Effective influenza vaccination practice involves appropriate patient selection based on age, risk profile, and prior vaccination history. Educating patients and caregivers about expected mild reactions and the importance of annual vaccination supports adherence to seasonal recommendations. Observing vaccinated individuals briefly for signs of immediate allergic reactions is standard practice. Accurate documentation of vaccine type, dose, and date ensures clear records for future clinical care. Coordinating influenza vaccination with other preventive health services optimizes patient outcomes during respiratory virus seasons.

FAQs

What is influenza vaccine?
It is an immunization that protects against seasonal influenza infections caused by influenza A and B virus strains predicted to circulate each year.

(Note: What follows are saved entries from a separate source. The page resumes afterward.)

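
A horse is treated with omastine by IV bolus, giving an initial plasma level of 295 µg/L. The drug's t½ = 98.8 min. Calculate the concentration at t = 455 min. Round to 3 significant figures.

12.1 µg/L

k = ln 2 / 98.8 = 0.007016 min⁻¹
455 min is 4.605 half-lives, so C = 295 × (1/2)^4.605 = 295 × 0.04108 ≈ 12.1 µg/L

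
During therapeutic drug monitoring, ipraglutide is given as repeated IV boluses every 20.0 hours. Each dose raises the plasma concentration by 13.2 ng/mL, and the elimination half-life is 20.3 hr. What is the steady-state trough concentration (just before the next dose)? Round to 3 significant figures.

k = ln 2 / 20.3 = 0.03415 hr⁻¹
Fraction remaining after one interval: e^(−kτ) = e^(−0.03415 × 20.0) = 0.5051
R = 1 / (1 − 0.5051) = 2.021
Css,max = 13.2 × 2.021 = 26.67 ng/mL
Css,min = Css,max × e^(−kτ) = 26.67 × 0.5051 ≈ 13.5 ng/mL

13.5 ng/mL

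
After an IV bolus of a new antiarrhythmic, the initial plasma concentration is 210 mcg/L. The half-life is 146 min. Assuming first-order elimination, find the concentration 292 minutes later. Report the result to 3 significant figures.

52.5 mcg/L

k = ln 2 / 146 = 0.004748 min⁻¹
292 min is 2.000 half-lives, so C = 210 × (1/2)^2.000 = 210 × 0.2500 ≈ 52.5 mcg/L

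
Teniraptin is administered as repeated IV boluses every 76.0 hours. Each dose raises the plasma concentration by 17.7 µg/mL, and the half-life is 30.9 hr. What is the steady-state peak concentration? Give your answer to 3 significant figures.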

How is influenza vaccine administered?
It is usually given by intramuscular injection for most formulations or as a nasal spray for certain live attenuated vaccines.
What conditions is influenza vaccine used for?
It is used to prevent seasonal influenza illness and its complications in eligible populations each year.
What are common side effects?
Common side effects include mild pain at the injection site, low-grade fever, fatigue, and upper respiratory symptoms with nasal vaccines.
What serious risks should be monitored?
Rare allergic reactions and severe hypersensitivity responses require immediate medical attention if they occur.
How long is treatment continued?
Vaccination involves a single dose each influenza season, with two doses in some young children during their first season.
What monitoring is required during treatment?
Monitoring includes observation for immediate allergic reactions and follow-up to ensure completion of recommended dosing schedules.